Unbehagen hatte sich jetzt des Königs bemächtigt. Er fühlte sich hilflos. Kryll sah zu den herannahenden Schiffen hinüber. Er sah die eisgrauen Gestalten, die ihm ununterscheidbar zu sein schienen. Einer war wieder andere - ohne Gesicht, ohne auch nur das kleinste Zeichen irgendeiner, wenn auch noch so bescheidenen Individualität...

"Was sollen wir tun?", rief jemand.

Ich werde es dennoch versuchen, dachte Kryll. Ich werde die Wasserdämonen auf die Schiffe der Eiswesen hetzen!

Das Wasser türmte sich zu unnatürlich wirkenden Wellen auf, aus denen sich dann die gespenstisch anmutenden Wassermenschen bildeten.

Mit transparenten Schwertern in den Händen erklommen sie die eisigen Wandungen der etwa ein Dutzend fremden Schiffe. In ihrer äußeren Erscheinung schienen sie ihren Gegner erschreckend ähnlich.

Gerade hatten die ersten Wasserdämonen das Deck eines Eisschiffes erklommen, um sich auf die Besatzung zu stürzen, da erstarrten sie mitten in der Bewegung und wurden zu Eis.

Höhnisches Gelächter klang von den weißen Schiffen herüber.

Sie packten die erstarrten Wasserdämonen und warfen sie über Bord. Langsam gingen sie im Meer auf und wurden wieder eins mit ihm.

Entsetzen packte Kryll, als er dies sah.

Der Spiegel hatte Recht behalten.

Ich werde weitere Dämonen mit dem Ring herbeirufen und gegen die Eismenschen hetzen, durchfuhr es Kryll grimmig.

"Es hat keinen Sinn, Kryll!", rief der Spiegel ihm mit matter Stimme zu, gerade so, als hätte er geahnt, was dem König durch den Kopf ging. "Du kannst so viele Dämonen und Trugbilder gegen diese Schiffe beschwören, wie du willst! Sie werden nichts ausrichten!"

Kryll fluchte.

Resigniert musste er einsehen, dass der Spiegel recht hatte.
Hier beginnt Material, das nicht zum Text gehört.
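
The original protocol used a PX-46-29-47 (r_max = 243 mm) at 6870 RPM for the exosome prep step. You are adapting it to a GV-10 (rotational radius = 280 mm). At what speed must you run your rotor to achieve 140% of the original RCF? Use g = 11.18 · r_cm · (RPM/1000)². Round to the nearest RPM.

≈ 7573 RPM

Original rotor: r = 243 mm = 24.3 cm
RCF_original = 11.18 × 24.3 × (6.87)² = 11.18 × 24.3 × 47.1969 ≈ 12,822.2 × g
Target RCF = 1.4 × 12,822.2 ≈ 17,951.1 × g
Your rotor: r = 280 mm = 28.0 cm
17,951.1 = 11.18 × 28 × (N/1000)²
(N/1000)² = 17,951.1 / 313.04 = 57.34443
N = 1000 × √57.34443 ≈ 7,572.6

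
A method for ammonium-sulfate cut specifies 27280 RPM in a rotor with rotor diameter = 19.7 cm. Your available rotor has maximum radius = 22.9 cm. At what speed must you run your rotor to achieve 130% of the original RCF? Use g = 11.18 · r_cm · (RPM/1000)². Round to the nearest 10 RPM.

20400 RPM

Original rotor: r = 19.7 / 2 = 9.85 cm
RCF = 11.18 × r × (N/1000)²
RCF_original = 11.18 × 9.85 × (27.28)² = 11.18 × 9.85 × 744.1984 ≈ 81,953.4 × g
Target RCF = 1.3 × 81,953.4 ≈ 106,539.4 × g
106,539.4 = 11.18 × 22.9 × (N/1000)²
(N/1000)² = 106,539.4 / 256.022 = 416.1338
N = 1000 × √416.1338 ≈ 20,399.4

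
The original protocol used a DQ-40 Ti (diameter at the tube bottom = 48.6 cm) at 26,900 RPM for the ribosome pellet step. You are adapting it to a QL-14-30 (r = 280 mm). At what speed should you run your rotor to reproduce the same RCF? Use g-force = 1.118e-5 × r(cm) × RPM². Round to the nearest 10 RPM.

≈ 25060 RPM

Original rotor: r = 48.6 / 2 = 24.3 cm
RCF = 1.118 × 10⁻⁵ × r × N²
RCF_original = 1.118 × 10⁻⁵ × 24.3 × (26900)² = 1.118 × 10⁻⁵ × 24.3 × 723,610,000 ≈ 196,586 × g
Your rotor: r = 280 mm = 28.0 cm
196,586 = 1.118 × 10⁻⁵ × 28 × N²
N² = 196,586 / (31.304 × 10⁻⁵) = 627,990,033
N ≈ √627,990,033 ≈ 25,059.7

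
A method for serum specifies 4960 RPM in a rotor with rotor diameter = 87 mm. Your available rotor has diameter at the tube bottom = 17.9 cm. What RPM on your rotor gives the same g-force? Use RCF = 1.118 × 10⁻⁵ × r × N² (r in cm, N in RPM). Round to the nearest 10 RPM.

3460 RPM

Original rotor: r = 87 mm / 2 = 43.5 mm = 4.35 cm
RCF_original = 1.118 × 10⁻⁵ × 4.35 × (4960)² = 1.118 × 10⁻⁵ × 4.35 × 24,601,600 ≈ 1,196.4 × g
Your rotor: r = 17.9 / 2 = 8.95 cm
1,196.4 = 1.118 × 10⁻⁵ × 8.95 × N²
N² = 1,196.4 / (10.0061 × 10⁻⁵) = 11,956,706
N ≈ √11,956,706 ≈ 3,457.8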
Die Eisschiffe kamen näher und näher und der Augenblick war abzusehen, da die GEEDRA von Eismenschen geentert werden würde.
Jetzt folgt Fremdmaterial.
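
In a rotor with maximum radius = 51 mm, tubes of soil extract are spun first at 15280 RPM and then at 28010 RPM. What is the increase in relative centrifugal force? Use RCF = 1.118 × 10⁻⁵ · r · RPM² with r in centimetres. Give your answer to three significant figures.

31400 g

r = 51 mm = 5.1 cm
RCF₁ = 1.118 × 10⁻⁵ × 5.1 × (15280)² = 1.118 × 10⁻⁵ × 5.1 × 233,478,400 ≈ 13,312.5 × g
RCF₂ = 1.118 × 10⁻⁵ × 5.1 × (28010)² = 1.118 × 10⁻⁵ × 5.1 × 784,560,100 ≈ 44,734 × g
Increase = 44,734 − 13,312.5 = 31,421.5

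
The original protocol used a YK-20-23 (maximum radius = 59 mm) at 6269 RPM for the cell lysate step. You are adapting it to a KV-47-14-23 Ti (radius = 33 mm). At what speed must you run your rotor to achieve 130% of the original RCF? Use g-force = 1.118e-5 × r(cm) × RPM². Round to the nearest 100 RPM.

Original rotor: r = 59 mm = 5.9 cm
RCF_original = 1.118 × 10⁻⁵ × 5.9 × (6269)² = 1.118 × 10⁻⁵ × 5.9 × 39,300,361 ≈ 2,592.3 × g
Target RCF = 1.3 × 2,592.3 ≈ 3,370 × g
Your rotor: r = 33 mm = 3.3 cm
3,370 = 1.118 × 10⁻⁵ × 3.3 × N²
N² = 3,370 / (3.6894 × 10⁻⁵) = 91,342,766
N ≈ √91,342,766 ≈ 9,557.3

9600 RPM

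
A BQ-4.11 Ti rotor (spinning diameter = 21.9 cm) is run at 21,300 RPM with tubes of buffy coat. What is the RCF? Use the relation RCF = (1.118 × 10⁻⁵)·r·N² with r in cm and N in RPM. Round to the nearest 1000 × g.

RCF ≈ 56000 × g

r = 21.9 / 2 = 10.95 cm
RCF = 1.118 × 10⁻⁵ × r × N²
RCF = 1.118 × 10⁻⁵ × 10.95 × (21300)² = 1.118 × 10⁻⁵ × 10.95 × 453,690,000 ≈ 55,541.2 × g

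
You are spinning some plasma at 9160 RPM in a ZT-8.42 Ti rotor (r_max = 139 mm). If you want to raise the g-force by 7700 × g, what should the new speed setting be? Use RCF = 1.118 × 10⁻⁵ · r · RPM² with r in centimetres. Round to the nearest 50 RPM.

r = 139 mm = 13.9 cm
Current RCF = 1.118 × 10⁻⁵ × 13.9 × (9160)² = 1.118 × 10⁻⁵ × 13.9 × 83,905,600 ≈ 13,039.1 × g
Target RCF = 13,039.1 + 7,700 = 20,739.1 × g
N² = 20,739.1 / (15.5402 × 10⁻⁵) = 133,454,524
N ≈ √133,454,524 ≈ 11,552.3

11550 RPM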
Die Praganier schossen einen Hagel von Pfeilen auf die Gegner an Bord der Eisschiffe ab, aber diese richteten nicht das Geringste aus. Es war nicht mehr, als ein Akt der schieren Verzweiflung. Die Pfeile prallten an den eisigen Körpern dieser Wesen ab, ohne irgendeine Wirkung zu zeigen.
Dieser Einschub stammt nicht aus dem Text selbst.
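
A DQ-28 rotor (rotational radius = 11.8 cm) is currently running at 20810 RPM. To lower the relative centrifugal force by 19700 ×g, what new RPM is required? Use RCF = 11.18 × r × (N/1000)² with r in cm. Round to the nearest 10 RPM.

Current RCF = 11.18 × 11.8 × (20.81)² = 11.18 × 11.8 × 433.0561 ≈ 57,130.5 × g
Target RCF = 57,130.5 − 19,700 = 37,430.5 × g
(N/1000)² = 37,430.5 / 131.924 = 283.7278
N = 1000 × √283.7278 ≈ 16,844.2

16840 RPM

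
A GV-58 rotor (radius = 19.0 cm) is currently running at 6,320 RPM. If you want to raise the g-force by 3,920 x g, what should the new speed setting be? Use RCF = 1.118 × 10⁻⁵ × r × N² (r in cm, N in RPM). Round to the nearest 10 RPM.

N₂ ≈ 7640 RPM

Current RCF = 1.118 × 10⁻⁵ × 19 × (6320)² = 1.118 × 10⁻⁵ × 19 × 39,942,400 ≈ 8,484.6 × g
Target RCF = 8,484.6 + 3,920 = 12,404.6 × g
N² = 12,404.6 / (21.242 × 10⁻⁵) = 58,396,573
N ≈ √58,396,573 ≈ 7,641.8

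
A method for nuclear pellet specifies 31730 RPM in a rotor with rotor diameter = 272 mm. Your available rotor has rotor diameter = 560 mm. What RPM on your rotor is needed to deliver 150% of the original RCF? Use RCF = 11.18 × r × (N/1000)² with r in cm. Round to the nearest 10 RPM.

Original rotor: r = 272 mm / 2 = 136 mm = 13.6 cm
RCF = 11.18 × r × (N/1000)²
RCF_original = 11.18 × 13.6 × (31.73)² = 11.18 × 13.6 × 1,006.7929 ≈ 153,080.8 × g
Target RCF = 1.5 × 153,080.8 ≈ 229,621.2 × g
Your rotor: r = 560 mm / 2 = 280 mm = 28 cm
229,621.2 = 11.18 × 28 × (N/1000)²
(N/1000)² = 229,621.2 / 313.04 = 733.5203
N = 1000 × √733.5203 ≈ 27,083.6

≈ 27080 RPM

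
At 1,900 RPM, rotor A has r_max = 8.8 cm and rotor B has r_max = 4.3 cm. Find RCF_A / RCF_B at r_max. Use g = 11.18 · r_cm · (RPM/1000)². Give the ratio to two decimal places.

At fixed N, RCF ∝ r, so RCF_A/RCF_B = r_A/r_B = 8.8 / 4.3 = 2.0465.

2.05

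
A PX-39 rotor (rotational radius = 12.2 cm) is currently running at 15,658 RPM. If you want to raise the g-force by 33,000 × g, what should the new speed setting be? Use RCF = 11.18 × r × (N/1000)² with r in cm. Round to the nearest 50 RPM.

Current RCF = 11.18 × 12.2 × (15.658)² = 11.18 × 12.2 × 245.172964 ≈ 33,440.6 × g
Target RCF = 33,440.6 + 33,000 = 66,440.6 × g
(N/1000)² = 66,440.6 / 136.396 = 487.1155
N = 1000 × √487.1155 ≈ 22,070.7

N₂ ≈ 22050 RPM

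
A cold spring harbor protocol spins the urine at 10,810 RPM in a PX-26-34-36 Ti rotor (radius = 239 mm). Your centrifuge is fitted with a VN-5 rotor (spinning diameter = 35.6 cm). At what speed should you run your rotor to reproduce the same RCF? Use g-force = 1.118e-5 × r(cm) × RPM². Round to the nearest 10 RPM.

Original rotor: r = 239 mm = 23.9 cm
RCF = 1.118 × 10⁻⁵ × r × N²
RCF_original = 1.118 × 10⁻⁵ × 23.9 × (10810)² = 1.118 × 10⁻⁵ × 23.9 × 116,856,100 ≈ 31,224.2 × g
Your rotor: r = 35.6 / 2 = 17.8 cm
31,224.2 = 1.118 × 10⁻⁵ × 17.8 × N²
N² = 31,224.2 / (19.9004 × 10⁻⁵) = 156,902,374
N ≈ √156,902,374 ≈ 12,526.1

12530 RPM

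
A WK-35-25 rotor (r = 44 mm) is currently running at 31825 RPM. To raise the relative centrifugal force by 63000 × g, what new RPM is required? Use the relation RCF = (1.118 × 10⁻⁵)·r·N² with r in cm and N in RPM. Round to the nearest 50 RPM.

r = 44 mm = 4.4 cm
Current RCF = 1.118 × 10⁻⁵ × 4.4 × (31825)² = 1.118 × 10⁻⁵ × 4.4 × 1,012,830,625 ≈ 49,823.2 × g
Target RCF = 49,823.2 + 63,000 = 112,823.2 × g
N² = 112,823.2 / (4.9192 × 10⁻⁵) = 2,293,527,403
N ≈ √2,293,527,403 ≈ 47,890.8

47900 RPM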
"Sie entern uns!", war die Stimme Norjans zu hören, der sein Schwert gezogen hatte. Eine eisige Brücke war indessen zwischen der GEEDRA und einem der Eisschiffe angebracht worden und die Eisleute stürmten an Deck. Ihre grauweißen Schwerter blitzten nicht im Sonnenlicht. Ihre ausdruckslosen Gesichter schienen völlig konturlos.

Sie wirken wie lebende Tote, überkam es Kryll, der ebenfalls sein Schwert gezogen hatte, obgleich er bezweifelte, dass ihm das etwas würde nützen können.

Es war kaum für möglich zu halten, aber das seltsame Eis, aus dem die Körper der Eismenschen bestanden, schien härter als der beste praganische Stahl zu sein. Die Männer der GEEDRA wehrten sich so gut sie konnten. Schwerter klirrten gegen Eis, aber das Eis war härter. Die Praganier wehrten sich verzweifelt, aber sie hatten einen Gegner, der nicht zu bezwingen war. Einzig die blutrot leuchtende Axt des Namenlosen schien etwas ausrichten zu können.

Doch der Namenlose sah sich umringt von einer erdrückenden Übermacht.

Es war ein verzweifelter Kampf, der hier geführt wurde und den die Besatzung der GEEDRA wohl kaum noch gewinnen konnte.

Als sich nun noch ein zweites Schiff durch eine Enterbrücke aus grauem Eis mit der GEEDRA verband, da schien ihr Schicksal besiegelt...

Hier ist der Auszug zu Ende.